Doc's eyes flew open, and the expression on his face was enough to make Marty wince again. Man, now what had he said? "Great Scott, Marty, you don't have to do that! I wasn't behaving rationally, I didn't mean--"

Oh. "Yeah, yeah, I already know all that," he said quickly, before the Doc could start smacking himself around again. "Look, this is my call. I just--I want to. Is it okay?"

Marty waited patiently while Doc performed a series of Doc-type rituals: squinting up at the ceiling; dragging his wrist across his brow; inhaling quietly through his mouth; exhaling heavily through his nose.. "If...you're sure you really want to," he conceded at last, slowly. "You may find it tough going, though. Particularly at this temperature."

"I can handle it," Marty insisted. "I don't mind. And there's parent-teacher stuff tomorrow, so I don't have to be--I mean, I can stay. You know? 'Til whenever. I don't mind, Doc," he repeated, emphatically.

His friend's whole face seemed to blink. And Marty suddenly had the weirdest sensation, kind of like the last dying aftershocks of a quake, the short stretch of ground between them stirring and then settling again.
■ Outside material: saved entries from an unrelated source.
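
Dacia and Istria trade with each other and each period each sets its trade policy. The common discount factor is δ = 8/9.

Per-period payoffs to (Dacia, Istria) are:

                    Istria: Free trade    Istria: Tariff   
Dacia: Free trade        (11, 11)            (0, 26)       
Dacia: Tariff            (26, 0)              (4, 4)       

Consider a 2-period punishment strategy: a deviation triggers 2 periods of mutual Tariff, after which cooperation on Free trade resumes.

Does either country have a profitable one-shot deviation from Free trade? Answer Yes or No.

Yes

Comparing payoff streams over the 3 periods until play realigns: cooperate → 11(1+δ+…+δ^2); deviate → 26 + 4(δ+…+δ^2).
Cooperation is sustained iff (11−4)(δ+…+δ^2) ≥ 26−11.
δ+…+δ^2 = 8/9·(1−(8/9)^2)/(1−8/9) = 1.6790, and (26−11)/(11−4) = 2.1429.
1.6790 < 2.1429, so cooperation is not sustainable.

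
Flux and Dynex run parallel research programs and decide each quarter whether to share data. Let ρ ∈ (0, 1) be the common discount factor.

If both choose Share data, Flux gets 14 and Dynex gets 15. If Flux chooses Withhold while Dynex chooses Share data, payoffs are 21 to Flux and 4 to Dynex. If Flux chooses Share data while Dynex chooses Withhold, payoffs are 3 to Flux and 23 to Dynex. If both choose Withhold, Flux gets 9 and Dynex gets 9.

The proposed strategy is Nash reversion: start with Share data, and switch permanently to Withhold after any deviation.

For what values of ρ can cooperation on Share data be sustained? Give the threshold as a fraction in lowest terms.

For Flux: deviation gain 21−14 = 7, per-period punishment loss 14−9 = 5. IC gives ρ ≥ 7/12.
For Dynex: gain 8, loss 6 per period, so ρ ≥ 8/14 = 4/7.
The tighter constraint is Flux's, so cooperation needs ρ ≥ 7/12.

7/12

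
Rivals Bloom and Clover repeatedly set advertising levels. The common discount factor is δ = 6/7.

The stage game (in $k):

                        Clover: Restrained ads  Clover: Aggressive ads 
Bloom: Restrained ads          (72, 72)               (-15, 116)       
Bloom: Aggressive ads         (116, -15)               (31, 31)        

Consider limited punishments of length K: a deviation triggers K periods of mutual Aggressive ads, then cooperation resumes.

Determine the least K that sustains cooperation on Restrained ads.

Need Σ_{k=1}^{K} δ^k ≥ (116−72)/(72−31) = 1.0732 at δ = 6/7.
At K = 1 the sum is 0.8571 < 1.0732; at K = 2 it is 1.5918 ≥ 1.0732.
So the minimum punishment length is K = 2.

2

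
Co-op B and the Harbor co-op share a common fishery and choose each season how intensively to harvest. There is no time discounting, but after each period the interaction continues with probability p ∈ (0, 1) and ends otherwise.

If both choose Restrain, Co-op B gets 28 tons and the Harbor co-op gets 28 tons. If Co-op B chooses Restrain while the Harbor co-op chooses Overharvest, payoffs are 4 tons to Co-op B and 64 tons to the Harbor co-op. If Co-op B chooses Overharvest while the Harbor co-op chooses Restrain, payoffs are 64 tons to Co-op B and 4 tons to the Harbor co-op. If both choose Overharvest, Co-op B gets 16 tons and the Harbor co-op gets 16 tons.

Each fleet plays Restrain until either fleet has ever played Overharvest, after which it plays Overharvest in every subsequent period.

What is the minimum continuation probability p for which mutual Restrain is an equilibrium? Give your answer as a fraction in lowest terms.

3/4

Expected cooperation value is 28 + p·28 + p²·28 + … = 28/(1−p); deviation gives 64 + p·16/(1−p).
28 ≥ 64(1−p) + 16p ⇒ 48p ≥ 36 ⇒ p ≥ 36/48 = 3/4.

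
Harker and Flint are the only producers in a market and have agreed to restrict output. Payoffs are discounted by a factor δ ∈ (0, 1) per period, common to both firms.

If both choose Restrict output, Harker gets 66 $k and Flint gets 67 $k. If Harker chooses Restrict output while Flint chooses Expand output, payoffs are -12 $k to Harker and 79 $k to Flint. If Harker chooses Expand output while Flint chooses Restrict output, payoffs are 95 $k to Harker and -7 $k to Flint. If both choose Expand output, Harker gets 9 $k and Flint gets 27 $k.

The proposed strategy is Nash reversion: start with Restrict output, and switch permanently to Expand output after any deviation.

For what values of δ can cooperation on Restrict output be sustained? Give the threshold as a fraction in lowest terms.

Harker's threshold: (95−66)/(95−9) = 29/86.
Flint's threshold: (79−67)/(79−27) = 3/13.
29/86 > 3/13, so Harker binds and δ* = 29/86.

29/86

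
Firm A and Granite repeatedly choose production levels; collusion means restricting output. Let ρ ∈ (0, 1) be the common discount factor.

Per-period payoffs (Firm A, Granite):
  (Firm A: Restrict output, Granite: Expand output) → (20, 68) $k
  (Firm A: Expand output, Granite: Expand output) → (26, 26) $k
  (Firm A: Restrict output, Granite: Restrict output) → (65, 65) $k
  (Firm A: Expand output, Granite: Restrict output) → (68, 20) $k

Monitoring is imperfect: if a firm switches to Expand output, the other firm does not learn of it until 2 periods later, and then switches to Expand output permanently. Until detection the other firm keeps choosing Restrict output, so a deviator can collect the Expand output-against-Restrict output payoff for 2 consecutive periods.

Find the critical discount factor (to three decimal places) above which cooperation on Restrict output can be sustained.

0.267

The best deviation is to choose Expand output for all 2 undetected periods, earning 68 each, then 26 forever once detected.
Deviation value: 68(1−ρ^2)/(1−ρ) + 26ρ^2/(1−ρ); cooperation value: 65/(1−ρ).
IC: 65 ≥ 68(1−ρ^2) + 26ρ^2 = 68 − 42ρ^2.
So ρ^2 ≥ 3/42 = 1/14, giving ρ ≥ (1/14)^(1/2) ≈ 0.267.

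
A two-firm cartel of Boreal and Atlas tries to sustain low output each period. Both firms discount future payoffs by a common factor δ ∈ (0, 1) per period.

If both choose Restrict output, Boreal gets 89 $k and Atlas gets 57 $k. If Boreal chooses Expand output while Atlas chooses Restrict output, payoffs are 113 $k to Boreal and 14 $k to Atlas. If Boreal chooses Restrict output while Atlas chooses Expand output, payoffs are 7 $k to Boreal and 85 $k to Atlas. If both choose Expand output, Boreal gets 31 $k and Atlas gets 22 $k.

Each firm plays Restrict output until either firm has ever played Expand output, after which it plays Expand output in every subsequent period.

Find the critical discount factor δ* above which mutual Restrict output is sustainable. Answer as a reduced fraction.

4/9

Boreal: cooperation gives 89 each period; deviation gives 113 once then 31 forever.
  89/(1−δ) ≥ 113 + 31δ/(1−δ) ⇒ δ ≥ 24/82 = 12/41.
Atlas: cooperation gives 57 each period; deviation gives 85 once then 22 forever.
  δ ≥ 28/63 = 4/9.
Both must hold, so the binding constraint is Atlas's: δ ≥ 4/9.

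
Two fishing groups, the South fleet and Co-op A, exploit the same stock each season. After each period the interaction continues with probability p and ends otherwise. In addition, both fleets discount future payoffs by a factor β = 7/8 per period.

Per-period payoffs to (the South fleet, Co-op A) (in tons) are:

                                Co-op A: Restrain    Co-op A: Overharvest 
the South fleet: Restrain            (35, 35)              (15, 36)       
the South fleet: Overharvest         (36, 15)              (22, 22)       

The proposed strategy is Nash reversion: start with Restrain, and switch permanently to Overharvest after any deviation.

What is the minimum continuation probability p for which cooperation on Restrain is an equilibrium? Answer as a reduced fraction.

4/49

With continuation probability p and discount β, the effective per-period discount factor is βp.
Grim-trigger IC: βp ≥ (36−35)/(36−22) = 1/14.
So p ≥ (1/14)/(7/8) = 4/49.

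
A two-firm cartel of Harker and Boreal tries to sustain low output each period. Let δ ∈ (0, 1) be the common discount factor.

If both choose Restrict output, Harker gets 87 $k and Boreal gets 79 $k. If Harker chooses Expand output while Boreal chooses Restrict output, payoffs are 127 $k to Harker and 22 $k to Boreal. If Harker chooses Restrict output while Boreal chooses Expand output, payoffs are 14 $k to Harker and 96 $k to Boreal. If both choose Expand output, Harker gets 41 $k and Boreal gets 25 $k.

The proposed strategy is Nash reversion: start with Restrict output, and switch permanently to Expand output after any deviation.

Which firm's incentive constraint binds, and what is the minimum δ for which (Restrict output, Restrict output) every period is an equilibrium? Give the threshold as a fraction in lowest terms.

Harker's threshold: (127−87)/(127−41) = 20/43.
Boreal's threshold: (96−79)/(96−25) = 17/71.
20/43 > 17/71, so Harker binds and δ* = 20/43.

Harker; δ ≥ 20/43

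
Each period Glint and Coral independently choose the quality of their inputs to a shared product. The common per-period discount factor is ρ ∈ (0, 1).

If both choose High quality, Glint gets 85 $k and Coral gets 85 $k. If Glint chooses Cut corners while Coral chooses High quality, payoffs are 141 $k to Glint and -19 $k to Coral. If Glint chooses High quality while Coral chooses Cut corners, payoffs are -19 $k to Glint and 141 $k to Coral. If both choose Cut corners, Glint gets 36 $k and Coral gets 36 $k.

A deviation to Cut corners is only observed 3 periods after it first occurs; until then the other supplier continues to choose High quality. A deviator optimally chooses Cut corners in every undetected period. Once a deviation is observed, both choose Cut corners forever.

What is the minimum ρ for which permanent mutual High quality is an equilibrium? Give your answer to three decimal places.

0.811

Deviating for the 3 undetected periods gains 141−85 = 56 per period over cooperation, then loses 85−36 = 49 per period forever once punishment starts.
Gain: 56(1 + ρ + … + ρ^2); loss: 49·ρ^3/(1−ρ).
No profitable deviation ⇔ 56(1−ρ^3) ≤ 49·ρ^3, i.e. ρ^3 ≥ 56/(56+49) = 8/15.
Hence ρ ≥ (8/15)^(1/3) ≈ 0.811.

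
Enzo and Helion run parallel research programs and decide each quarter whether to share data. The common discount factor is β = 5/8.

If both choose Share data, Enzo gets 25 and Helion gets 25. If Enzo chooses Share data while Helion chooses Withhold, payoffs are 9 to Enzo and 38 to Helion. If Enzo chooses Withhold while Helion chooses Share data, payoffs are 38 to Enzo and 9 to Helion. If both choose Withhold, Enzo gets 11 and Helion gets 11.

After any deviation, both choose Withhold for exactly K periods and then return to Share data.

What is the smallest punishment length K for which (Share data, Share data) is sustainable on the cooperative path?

2

IC: β(1−β^K)/(1−β) ≥ (38−25)/(25−11) = 13/14.
With β = 5/8: need 1 − β^K ≥ 13/14·(1−5/8)/(5/8), i.e. β^K ≤ 0.4429.
Since (5/8)^1 = 0.6250 and (5/8)^2 = 0.3906, the smallest such K is 2.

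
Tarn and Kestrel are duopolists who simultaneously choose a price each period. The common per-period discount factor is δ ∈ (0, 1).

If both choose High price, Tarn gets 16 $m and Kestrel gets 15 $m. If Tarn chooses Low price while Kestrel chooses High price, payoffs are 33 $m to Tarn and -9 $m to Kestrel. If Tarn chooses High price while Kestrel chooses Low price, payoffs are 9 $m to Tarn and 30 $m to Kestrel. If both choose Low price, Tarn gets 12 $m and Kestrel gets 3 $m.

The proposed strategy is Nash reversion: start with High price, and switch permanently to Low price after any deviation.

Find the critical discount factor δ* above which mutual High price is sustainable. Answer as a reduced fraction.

17/21

Tarn: cooperation gives 16 each period; deviation gives 33 once then 12 forever.
  16/(1−δ) ≥ 33 + 12δ/(1−δ) ⇒ δ ≥ 17/21.
Kestrel: cooperation gives 15 each period; deviation gives 30 once then 3 forever.
  δ ≥ 15/27 = 5/9.
Both must hold, so the binding constraint is Tarn's: δ ≥ 17/21.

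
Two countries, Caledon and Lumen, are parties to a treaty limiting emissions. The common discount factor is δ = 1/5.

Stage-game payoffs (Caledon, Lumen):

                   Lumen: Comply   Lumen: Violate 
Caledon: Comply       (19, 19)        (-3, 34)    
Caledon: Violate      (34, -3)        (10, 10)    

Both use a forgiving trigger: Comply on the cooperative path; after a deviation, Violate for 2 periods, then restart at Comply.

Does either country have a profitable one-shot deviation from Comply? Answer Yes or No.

Comparing payoff streams over the 3 periods until play realigns: cooperate → 19(1+δ+…+δ^2); deviate → 34 + 10(δ+…+δ^2).
Cooperation is sustained iff (19−10)(δ+…+δ^2) ≥ 34−19.
δ+…+δ^2 = 1/5·(1−(1/5)^2)/(1−1/5) = 0.2400, and (34−19)/(19−10) = 1.6667.
0.2400 < 1.6667, so cooperation is not sustainable.

Yes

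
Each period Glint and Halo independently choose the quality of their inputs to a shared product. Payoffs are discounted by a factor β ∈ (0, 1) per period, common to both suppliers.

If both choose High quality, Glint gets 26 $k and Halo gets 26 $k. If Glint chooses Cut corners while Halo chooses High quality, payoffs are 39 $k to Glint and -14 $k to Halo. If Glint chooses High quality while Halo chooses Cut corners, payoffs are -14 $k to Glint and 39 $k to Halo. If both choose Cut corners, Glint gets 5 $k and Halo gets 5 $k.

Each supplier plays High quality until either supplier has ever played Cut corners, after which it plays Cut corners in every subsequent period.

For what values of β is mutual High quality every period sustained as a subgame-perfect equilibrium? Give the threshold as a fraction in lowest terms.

26/(1−β) ≥ 39 + 5β/(1−β)
26 ≥ 39 − 34β
β ≥ 13/34.

13/34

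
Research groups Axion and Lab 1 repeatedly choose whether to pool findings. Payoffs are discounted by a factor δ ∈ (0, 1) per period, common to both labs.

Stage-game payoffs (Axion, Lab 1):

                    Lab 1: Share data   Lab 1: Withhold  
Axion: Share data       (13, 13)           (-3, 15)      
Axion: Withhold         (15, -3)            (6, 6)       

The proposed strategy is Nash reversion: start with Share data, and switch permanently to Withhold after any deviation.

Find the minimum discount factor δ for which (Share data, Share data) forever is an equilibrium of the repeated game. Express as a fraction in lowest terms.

2/9

One-period gain from deviating is 15 − 13 = 2. The loss is 13 − 6 = 7 in every subsequent period, with present value 7·δ/(1−δ).
Deviation is unprofitable when 7·δ/(1−δ) ≥ 2, i.e. δ/(1−δ) ≥ 2/7.
Equivalently δ ≥ 2/(2+7) = 2/9.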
He looked back over at Doc, swore he caught him shifting his weight.

"Well," Doc said at last, "well, good." His voice had gone soft and so had his eyes, that strange intense thing in them finally faded away to nothing. Instinctively Marty knew that was important.

"Right," he said, except it came out more like a croak, so he had to clear his throat a few times. "Right, Doc, we should probably--"

"I'd like to lay him to rest somewhere near the sycamore," Doc said, moving back around to his workbench and leaving Marty momentarily dazed. "His life may have come to an abrupt end there, but it was definitely his favorite spot. He liked to take naps in the shade, chase the leaves sometimes. I imagine he would have chased the squirrels, too, if we'd had any." He snorted unexpectedly. "You know, you were right about this place, Marty. It is a dump."

"Uh," Marty said, still trying to catch up. "I think I said 'shithole,' actually, but--"

"Yeah, well, that, too." Doc hunched down and appeared to squint at something on the small wooden surface of the coffin, some miniscule imperfection of design that only he could see. Marty glanced away with a grim smile. What Doc considered "crude" would no doubt be a veritable masterwork of construction by the time he was done, probably sanded smooth and velvet-lined to boot.

"So you want me to just...pick a place? Around there?" Already turning toward the darkness outside, he felt rather than saw Doc's nod.

"Yes, I trust your judgment. And I'll try not to be too much longer in here--just holler if you need me in the meantime."

"Right." But Marty had paused in the doorway and couldn't seem to unglue himself. There was one other thing he wanted to say, though he probably shouldn't--

"You at least need to think about getting a gun." He spoke quietly, kept his back to Doc.

There was a long silence from behind him, and he listened to it carefully. Then: "What makes you think I don't already have one?"

Exclamation marks of varying sizes lit up all over Marty's brain. But in a voice that had apparently been borrowed from a much braver person, he replied, "Then you at least need to think about using it."

The silence, this time, was his only answer.

"Heavy," Marty breathed, and shifted the shovel on his shoulder a little as he moved out of the light.